Nur gut eine Hand voll anderer Regisseure haben sich wie Federico Fellini einen Platz ganz oben im Olymp der Filmemacher sichern können. "La Strada", "Die Müßiggänger" oder "Satyricon" sind längst Klassiker des genialen Mannes aus Rimini, der am 20. Januar seinen 90. Geburtstag feiern würde. Am 31. Oktober 1993 ist er in Rom gestorben. Ein Mythos war er schon zu Lebzeiten. Die Lücke ist riesig - in Italien fehlt ein "Märchenerzähler" von seinem Kaliber.
Italien vermisst Fellini: Seine kritische Stimme zu Werbung und Fernsehen verstummte für immer, gerade als der Mailänder Medienzar und Milliardär Silvio Berlusconi seine politische Karriere startete und das Medium Fernsehen vor fragwürdigen Neuerungen stand. Und: Der "Seiltänzer zwischen Traum und Realität" steht für eine längst vergangene Glanzzeit des italienischen Films.
Dabei spaltete der Meisterregisseur durchaus, wollte es sicher auch so: Tosender Applaus, aber auch Pfiffe und wüste Schimpftiraden gab es, als im Jahr 1960 "La dolce vita" (Das süße Leben) in die italienischen Kinos kam. Der Streifen voller Exzesse, ungenierter Freizügigkeit und Überzeichnungen war ein Skandal, dem noch andere folgen sollten. In seiner Heimat so verehrt wie ein Popstar, von Taxifahrern und Fans liebevoll "FeFe" genannt, schrieb er mit Werken wie "Amarcord" oder "Casanova" etliche Kapitel der Kinogeschichte des 20. Jahrhunderts. Dabei gab Fellini in seinen 25 Filmen bis 1990 immer auch eine Menge Rätsel auf: Dieser "Zauberer von Rimini" wollte nicht festgelegt werden, entzog sich Deutungen.

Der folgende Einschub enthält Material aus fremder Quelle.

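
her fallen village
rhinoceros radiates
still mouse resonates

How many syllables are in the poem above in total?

Line 1: her (1), fallen (2), village (2) → 5
Line 2: rhinoceros (4), radiates (3) → 7
Line 3: still (1), mouse (1), resonates (3) → 5
Total: 5 + 7 + 5 = 17

17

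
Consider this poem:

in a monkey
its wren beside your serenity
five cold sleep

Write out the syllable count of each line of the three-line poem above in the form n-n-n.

Line 1: "in a monkey": 1+1+2 = 4
Line 2: "its wren beside your serenity": 1+1+2+1+4 = 9
Line 3: "five cold sleep": 1+1+1 = 3

4-9-3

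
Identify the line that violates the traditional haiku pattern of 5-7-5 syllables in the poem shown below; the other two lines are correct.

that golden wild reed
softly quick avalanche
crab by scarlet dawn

Line 1: that (1), golden (2), wild (1), reed (1) → 5 ✓
Line 2: softly (2), quick (1), avalanche (3) → 6 (expected 7)
Line 3: crab (1), by (1), scarlet (2), dawn (1) → 5 ✓

The second line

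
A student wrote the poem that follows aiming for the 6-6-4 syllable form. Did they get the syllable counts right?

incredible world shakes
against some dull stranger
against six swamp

Yes

Line 1: incredible(4) + world(1) + shakes(1) = 6 ✓
Line 2: against(2) + some(1) + dull(1) + stranger(2) = 6 ✓
Line 3: against(2) + six(1) + swamp(1) = 4 ✓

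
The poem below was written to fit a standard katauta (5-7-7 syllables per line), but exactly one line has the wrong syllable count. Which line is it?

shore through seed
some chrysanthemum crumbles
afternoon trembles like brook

Line 1

Line 1: shore(1) + through(1) + seed(1) = 3 (expected 5)
Line 2: some(1) + chrysanthemum(4) + crumbles(2) = 7 ✓
Line 3: afternoon(3) + trembles(2) + like(1) + brook(1) = 7 ✓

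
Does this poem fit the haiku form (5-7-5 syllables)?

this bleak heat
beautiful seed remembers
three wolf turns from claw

No

Line 1: this (1), bleak (1), heat (1) → 3 (expected 5)
Line 2: beautiful (3), seed (1), remembers (3) → 7 ✓
Line 3: three (1), wolf (1), turns (1), from (1), claw (1) → 5 ✓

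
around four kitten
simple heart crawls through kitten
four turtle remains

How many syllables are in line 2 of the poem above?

7

Line 2: "simple heart crawls through kitten": 2+1+1+1+2 = 7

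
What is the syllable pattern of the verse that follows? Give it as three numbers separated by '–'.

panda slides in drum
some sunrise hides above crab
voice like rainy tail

Line 1: panda(2) + slides(1) + in(1) + drum(1) = 5
Line 2: some(1) + sunrise(2) + hides(1) + above(2) + crab(1) = 7
Line 3: voice(1) + like(1) + rainy(2) + tail(1) = 5

5–7–5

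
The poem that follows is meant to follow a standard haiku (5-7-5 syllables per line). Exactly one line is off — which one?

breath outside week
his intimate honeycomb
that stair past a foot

Line 1: breath (1), outside (2), week (1) → 4 (expected 5)
Line 2: his (1), intimate (3), honeycomb (3) → 7 ✓
Line 3: that (1), stair (1), past (1), a (1), foot (1) → 5 ✓

Line 1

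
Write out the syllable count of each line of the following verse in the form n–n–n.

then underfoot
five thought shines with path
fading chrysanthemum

Line 1: "then underfoot": 1+3 = 4
Line 2: "five thought shines with path": 1+1+1+1+1 = 5
Line 3: "fading chrysanthemum": 2+4 = 6

4–5–6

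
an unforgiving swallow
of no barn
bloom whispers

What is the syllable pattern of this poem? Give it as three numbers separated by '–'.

Line 1: an (1), unforgiving (4), swallow (2) → 7
Line 2: of (1), no (1), barn (1) → 3
Line 3: bloom (1), whispers (2) → 3

7–3–3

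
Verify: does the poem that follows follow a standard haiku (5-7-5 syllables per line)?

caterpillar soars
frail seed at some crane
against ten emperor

No

Line 1: "caterpillar soars": 4+1 = 5 ✓
Line 2: "frail seed at some crane": 1+1+1+1+1 = 5 (expected 7)
Line 3: "against ten emperor": 2+1+3 = 6 (expected 5)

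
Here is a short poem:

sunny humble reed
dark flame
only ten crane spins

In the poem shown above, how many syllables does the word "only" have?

"only" has 2 syllables.

2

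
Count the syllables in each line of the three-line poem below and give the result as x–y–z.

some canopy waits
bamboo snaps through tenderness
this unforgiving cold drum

Line 1: some (1), canopy (3), waits (1) → 5
Line 2: bamboo (2), snaps (1), through (1), tenderness (3) → 7
Line 3: this (1), unforgiving (4), cold (1), drum (1) → 7

5–7–7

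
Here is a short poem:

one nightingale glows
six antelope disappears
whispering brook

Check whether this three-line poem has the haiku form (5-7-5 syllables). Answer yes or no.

Line 1: one (1), nightingale (3), glows (1) → 5 ✓
Line 2: six (1), antelope (3), disappears (3) → 7 ✓
Line 3: whispering (3), brook (1) → 4 (expected 5)

No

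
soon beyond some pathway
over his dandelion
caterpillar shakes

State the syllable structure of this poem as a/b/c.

6/7/5

Line 1: soon (1), beyond (2), some (1), pathway (2) → 6
Line 2: over (2), his (1), dandelion (4) → 7
Line 3: caterpillar (4), shakes (1) → 5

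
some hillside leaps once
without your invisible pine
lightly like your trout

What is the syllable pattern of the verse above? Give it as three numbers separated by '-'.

Line 1: some(1) + hillside(2) + leaps(1) + once(1) = 5
Line 2: without(2) + your(1) + invisible(4) + pine(1) = 8
Line 3: lightly(2) + like(1) + your(1) + trout(1) = 5

5-8-5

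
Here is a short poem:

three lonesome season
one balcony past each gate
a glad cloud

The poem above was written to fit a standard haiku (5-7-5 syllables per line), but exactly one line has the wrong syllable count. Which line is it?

The third line

Line 1: three (1), lonesome (2), season (2) → 5 ✓
Line 2: one (1), balcony (3), past (1), each (1), gate (1) → 7 ✓
Line 3: a (1), glad (1), cloud (1) → 3 (expected 5)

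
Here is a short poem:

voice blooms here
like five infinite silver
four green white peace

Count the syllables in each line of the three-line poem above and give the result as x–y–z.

3–7–4

Line 1: voice(1) + blooms(1) + here(1) = 3
Line 2: like(1) + five(1) + infinite(3) + silver(2) = 7
Line 3: four(1) + green(1) + white(1) + peace(1) = 4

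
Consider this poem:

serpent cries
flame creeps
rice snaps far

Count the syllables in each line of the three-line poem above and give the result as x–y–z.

Line 1: serpent(2) + cries(1) = 3
Line 2: flame(1) + creeps(1) = 2
Line 3: rice(1) + snaps(1) + far(1) = 3

3–2–3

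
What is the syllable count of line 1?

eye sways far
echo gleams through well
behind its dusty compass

Line 1: "eye sways far": 1+1+1 = 3

3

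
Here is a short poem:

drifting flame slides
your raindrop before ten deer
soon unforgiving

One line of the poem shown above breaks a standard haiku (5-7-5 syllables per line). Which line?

Line 1: drifting (2), flame (1), slides (1) → 4 (expected 5)
Line 2: your (1), raindrop (2), before (2), ten (1), deer (1) → 7 ✓
Line 3: soon (1), unforgiving (4) → 5 ✓

The first line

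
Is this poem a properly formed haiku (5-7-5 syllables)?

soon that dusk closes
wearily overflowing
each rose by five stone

Yes

Line 1: "soon that dusk closes": 1+1+1+2 = 5 ✓
Line 2: "wearily overflowing": 3+4 = 7 ✓
Line 3: "each rose by five stone": 1+1+1+1+1 = 5 ✓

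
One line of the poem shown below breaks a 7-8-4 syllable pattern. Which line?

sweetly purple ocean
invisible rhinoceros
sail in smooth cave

Line 1: "sweetly purple ocean": 2+2+2 = 6 (expected 7)
Line 2: "invisible rhinoceros": 4+4 = 8 ✓
Line 3: "sail in smooth cave": 1+1+1+1 = 4 ✓

The first line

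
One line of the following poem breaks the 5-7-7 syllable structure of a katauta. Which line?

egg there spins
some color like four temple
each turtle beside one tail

Line 1: egg (1), there (1), spins (1) → 3 (expected 5)
Line 2: some (1), color (2), like (1), four (1), temple (2) → 7 ✓
Line 3: each (1), turtle (2), beside (2), one (1), tail (1) → 7 ✓

Line 1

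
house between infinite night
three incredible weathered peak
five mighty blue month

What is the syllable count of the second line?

8

The second line: three(1) + incredible(4) + weathered(2) + peak(1) = 8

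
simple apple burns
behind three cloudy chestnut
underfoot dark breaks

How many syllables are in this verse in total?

17

Line 1: "simple apple burns": 2+2+1 = 5
Line 2: "behind three cloudy chestnut": 2+1+2+2 = 7
Line 3: "underfoot dark breaks": 3+1+1 = 5
Total: 5 + 7 + 5 = 17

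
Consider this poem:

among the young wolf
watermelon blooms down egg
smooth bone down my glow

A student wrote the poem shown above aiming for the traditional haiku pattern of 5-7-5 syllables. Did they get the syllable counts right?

Line 1: "among the young wolf": 2+1+1+1 = 5 ✓
Line 2: "watermelon blooms down egg": 4+1+1+1 = 7 ✓
Line 3: "smooth bone down my glow": 1+1+1+1+1 = 5 ✓

Yes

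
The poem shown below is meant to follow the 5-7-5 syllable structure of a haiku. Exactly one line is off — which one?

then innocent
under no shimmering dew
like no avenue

Line 1

Line 1: then(1) + innocent(3) = 4 (expected 5)
Line 2: under(2) + no(1) + shimmering(3) + dew(1) = 7 ✓
Line 3: like(1) + no(1) + avenue(3) = 5 ✓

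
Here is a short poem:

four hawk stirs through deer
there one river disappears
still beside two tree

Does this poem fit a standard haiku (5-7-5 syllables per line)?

Yes

Line 1: four (1), hawk (1), stirs (1), through (1), deer (1) → 5 ✓
Line 2: there (1), one (1), river (2), disappears (3) → 7 ✓
Line 3: still (1), beside (2), two (1), tree (1) → 5 ✓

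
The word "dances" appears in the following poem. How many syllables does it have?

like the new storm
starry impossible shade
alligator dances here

"dances" has 2 syllables.

2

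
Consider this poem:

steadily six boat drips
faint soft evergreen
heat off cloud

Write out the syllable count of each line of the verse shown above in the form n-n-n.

6-5-3

Line 1: "steadily six boat drips": 3+1+1+1 = 6
Line 2: "faint soft evergreen": 1+1+3 = 5
Line 3: "heat off cloud": 1+1+1 = 3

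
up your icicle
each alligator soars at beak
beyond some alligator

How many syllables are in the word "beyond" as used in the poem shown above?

2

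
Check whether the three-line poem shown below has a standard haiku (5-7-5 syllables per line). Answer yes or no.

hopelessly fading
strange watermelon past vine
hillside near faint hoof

Yes

Line 1: hopelessly(3) + fading(2) = 5 ✓
Line 2: strange(1) + watermelon(4) + past(1) + vine(1) = 7 ✓
Line 3: hillside(2) + near(1) + faint(1) + hoof(1) = 5 ✓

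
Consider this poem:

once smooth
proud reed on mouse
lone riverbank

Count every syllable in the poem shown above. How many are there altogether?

10

Line 1: "once smooth": 1+1 = 2
Line 2: "proud reed on mouse": 1+1+1+1 = 4
Line 3: "lone riverbank": 1+3 = 4
Total: 2 + 4 + 4 = 10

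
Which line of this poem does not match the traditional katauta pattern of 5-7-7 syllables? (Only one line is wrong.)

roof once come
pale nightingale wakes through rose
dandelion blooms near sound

Line 1: roof (1), once (1), come (1) → 3 (expected 5)
Line 2: pale (1), nightingale (3), wakes (1), through (1), rose (1) → 7 ✓
Line 3: dandelion (4), blooms (1), near (1), sound (1) → 7 ✓

Line 1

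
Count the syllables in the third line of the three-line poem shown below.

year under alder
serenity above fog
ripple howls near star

5

The third line: ripple(2) + howls(1) + near(1) + star(1) = 5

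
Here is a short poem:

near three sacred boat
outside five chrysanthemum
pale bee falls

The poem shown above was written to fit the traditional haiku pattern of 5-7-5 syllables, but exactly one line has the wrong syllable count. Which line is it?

The third line

Line 1: "near three sacred boat": 1+1+2+1 = 5 ✓
Line 2: "outside five chrysanthemum": 2+1+4 = 7 ✓
Line 3: "pale bee falls": 1+1+1 = 3 (expected 5)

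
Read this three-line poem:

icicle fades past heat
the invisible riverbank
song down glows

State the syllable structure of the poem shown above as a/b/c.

6/8/3

Line 1: icicle (3), fades (1), past (1), heat (1) → 6
Line 2: the (1), invisible (4), riverbank (3) → 8
Line 3: song (1), down (1), glows (1) → 3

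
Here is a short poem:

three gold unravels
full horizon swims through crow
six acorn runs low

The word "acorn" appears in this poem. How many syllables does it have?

"acorn" has 2 syllables.

2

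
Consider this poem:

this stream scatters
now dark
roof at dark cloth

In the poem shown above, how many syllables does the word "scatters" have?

2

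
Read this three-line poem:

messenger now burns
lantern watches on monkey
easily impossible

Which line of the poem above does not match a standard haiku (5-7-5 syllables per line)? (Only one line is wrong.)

Line 3

Line 1: messenger(3) + now(1) + burns(1) = 5 ✓
Line 2: lantern(2) + watches(2) + on(1) + monkey(2) = 7 ✓
Line 3: easily(3) + impossible(4) = 7 (expected 5)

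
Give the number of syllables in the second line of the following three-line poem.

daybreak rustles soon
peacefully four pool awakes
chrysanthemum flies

The second line: peacefully (3), four (1), pool (1), awakes (2) → 7

7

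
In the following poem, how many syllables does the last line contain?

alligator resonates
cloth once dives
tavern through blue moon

The last line: "tavern through blue moon": 2+1+1+1 = 5

5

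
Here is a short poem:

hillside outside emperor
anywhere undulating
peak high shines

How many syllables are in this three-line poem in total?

17

Line 1: hillside (2), outside (2), emperor (3) → 7
Line 2: anywhere (3), undulating (4) → 7
Line 3: peak (1), high (1), shines (1) → 3
Total: 7 + 7 + 3 = 17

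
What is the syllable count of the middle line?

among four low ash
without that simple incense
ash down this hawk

The middle line: without (2), that (1), simple (2), incense (2) → 7

7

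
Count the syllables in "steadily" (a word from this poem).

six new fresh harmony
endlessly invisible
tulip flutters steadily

"steadily" has 3 syllables.

3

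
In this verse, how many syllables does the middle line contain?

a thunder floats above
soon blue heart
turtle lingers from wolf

The middle line: "soon blue heart": 1+1+1 = 3

3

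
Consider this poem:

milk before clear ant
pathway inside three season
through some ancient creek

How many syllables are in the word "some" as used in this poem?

"some" has 1 syllable.

1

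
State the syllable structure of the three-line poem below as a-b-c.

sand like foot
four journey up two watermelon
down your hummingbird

3-9-5

Line 1: sand(1) + like(1) + foot(1) = 3
Line 2: four(1) + journey(2) + up(1) + two(1) + watermelon(4) = 9
Line 3: down(1) + your(1) + hummingbird(3) = 5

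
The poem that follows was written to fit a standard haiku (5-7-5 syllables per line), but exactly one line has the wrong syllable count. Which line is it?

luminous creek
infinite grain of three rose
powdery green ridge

Line 1

Line 1: luminous(3) + creek(1) = 4 (expected 5)
Line 2: infinite(3) + grain(1) + of(1) + three(1) + rose(1) = 7 ✓
Line 3: powdery(3) + green(1) + ridge(1) = 5 ✓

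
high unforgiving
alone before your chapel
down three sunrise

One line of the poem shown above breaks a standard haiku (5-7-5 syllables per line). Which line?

The third line

Line 1: "high unforgiving": 1+4 = 5 ✓
Line 2: "alone before your chapel": 2+2+1+2 = 7 ✓
Line 3: "down three sunrise": 1+1+2 = 4 (expected 5)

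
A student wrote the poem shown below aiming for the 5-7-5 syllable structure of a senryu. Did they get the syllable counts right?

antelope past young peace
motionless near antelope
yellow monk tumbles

Line 1: "antelope past young peace": 3+1+1+1 = 6 (expected 5)
Line 2: "motionless near antelope": 3+1+3 = 7 ✓
Line 3: "yellow monk tumbles": 2+1+2 = 5 ✓

No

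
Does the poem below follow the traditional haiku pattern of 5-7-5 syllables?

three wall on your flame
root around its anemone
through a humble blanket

No

Line 1: three(1) + wall(1) + on(1) + your(1) + flame(1) = 5 ✓
Line 2: root(1) + around(2) + its(1) + anemone(4) = 8 (expected 7)
Line 3: through(1) + a(1) + humble(2) + blanket(2) = 6 (expected 5)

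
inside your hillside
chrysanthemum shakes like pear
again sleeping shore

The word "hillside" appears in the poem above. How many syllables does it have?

2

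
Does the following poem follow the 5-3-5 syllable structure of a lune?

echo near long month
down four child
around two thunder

Line 1: "echo near long month": 2+1+1+1 = 5 ✓
Line 2: "down four child": 1+1+1 = 3 ✓
Line 3: "around two thunder": 2+1+2 = 5 ✓

Yes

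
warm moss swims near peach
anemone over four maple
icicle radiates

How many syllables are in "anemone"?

"anemone" has 4 syllables.

4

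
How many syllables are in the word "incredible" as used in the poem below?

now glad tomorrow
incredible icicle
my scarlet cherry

4

"incredible" has 4 syllables.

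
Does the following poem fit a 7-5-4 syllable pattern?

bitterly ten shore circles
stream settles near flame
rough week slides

No

Line 1: bitterly(3) + ten(1) + shore(1) + circles(2) = 7 ✓
Line 2: stream(1) + settles(2) + near(1) + flame(1) = 5 ✓
Line 3: rough(1) + week(1) + slides(1) = 3 (expected 4)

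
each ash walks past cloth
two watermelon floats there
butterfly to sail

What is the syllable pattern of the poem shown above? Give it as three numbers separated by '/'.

5/7/5

Line 1: each (1), ash (1), walks (1), past (1), cloth (1) → 5
Line 2: two (1), watermelon (4), floats (1), there (1) → 7
Line 3: butterfly (3), to (1), sail (1) → 5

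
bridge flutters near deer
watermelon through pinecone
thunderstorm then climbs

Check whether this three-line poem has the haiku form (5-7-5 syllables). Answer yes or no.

Line 1: "bridge flutters near deer": 1+2+1+1 = 5 ✓
Line 2: "watermelon through pinecone": 4+1+2 = 7 ✓
Line 3: "thunderstorm then climbs": 3+1+1 = 5 ✓

Yes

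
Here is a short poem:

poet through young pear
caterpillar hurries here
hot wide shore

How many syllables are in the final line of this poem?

3

The final line: hot (1), wide (1), shore (1) → 3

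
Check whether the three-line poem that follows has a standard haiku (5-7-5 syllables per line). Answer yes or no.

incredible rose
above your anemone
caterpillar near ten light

Line 1: incredible(4) + rose(1) = 5 ✓
Line 2: above(2) + your(1) + anemone(4) = 7 ✓
Line 3: caterpillar(4) + near(1) + ten(1) + light(1) = 7 (expected 5)

No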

"Wir glauben, wir sehen nur einen Film, aber in Wirklichkeit ist es die Geschichte unseres Lebens", so hat der Schriftsteller Italo Calvino erklärt, warum das Werk aus vier Jahrzehnten fasziniert - die barocken Bilderbögen, die zirzensischen Inszenierungen und magischen Traumsequenzen hallen nach. Dafür musste Fellini einen weiten Weg vom italienischen Neorealismus eines Roberto Rossellini ("Rom - offene Stadt", 1945) zu den surrealen, poetischen und skurrilen Bilderorgien seiner späteren Werke gehen. Der überbordende Einfallsreichtum zahlte sich aus: Der Goldene Ehrenlöwe in Venedig und Europas Filmpreis für das Lebenswerk stellten sich ein. Den Ehren-Oscar bekam Fellini nur wenige Monate vor seinem Tod - aus der Hand von Marcello Mastroianni.
Und das war kein Zufall: Der italienische Starschauspieler hatte jenen skrupellosen Paparazzo in "La dolce vita" gespielt, aber auch die Hauptrolle in Fellinis "Achteinhalb" (1963) und "Ginger und Fred" (1986). "Achteinhalb" ist ein "Film im Film", eine Oscar-gekrönte Reflexion über die Regiearbeit, und das Spätwerk "Ginger und Fred" erzählt vom Tagesablauf zweier Tänzer beim Fernsehen, die einst als Doubles von Ginger Rogers und Fred Astaire bekannt waren. Fellini führt hier die Entfremdung des Künstlers in der anbrechenden Epoche kommerziellen Fernsehens vor Augen - und ist damit aktueller denn je.
Die weibliche Hauptrolle spielte oft Ehefrau Giulietta Masina, die bereits der ebenso armen wie naiv-liebenswürdigen Gelsomina in "La Strada" (1954) die starken menschlichen Züge gegeben hatte. Der Film machte beide über Nacht weltbekannt und zu einem Traumpaar. Wobei die Ehefrau immer mächtig unter der Untreue des Mannes zu leiden hatte, der "Sex, Essen und Filmemachen" als seine Leidenschaften beschrieben hat. Immerhin nannte er sie "die kleine gute Fee in meinem Leben".
Der Sohn eines Geschäftsmannes versuchte sich erst als Journalist, Texter und Karikaturist, dann arbeitete Fellini an Drehbüchern mit. Überbordende Ausstattungen und Kosten wurden zu einem Markenzeichen des Regisseurs, dessen Filme im Titel oft mit dem Namen des genialen Regisseurs begannen: ""Fellinis" Satyricon" sowie "Roma", "Stadt der Frauen" und "Schiff der Träume". Der Mann, der die Selbstinszenierung liebte und sich dabei durchaus auch selbst auf die Schippe nahm, hat sich mit seinem Werk in der Kinowelt unsterblich gemacht.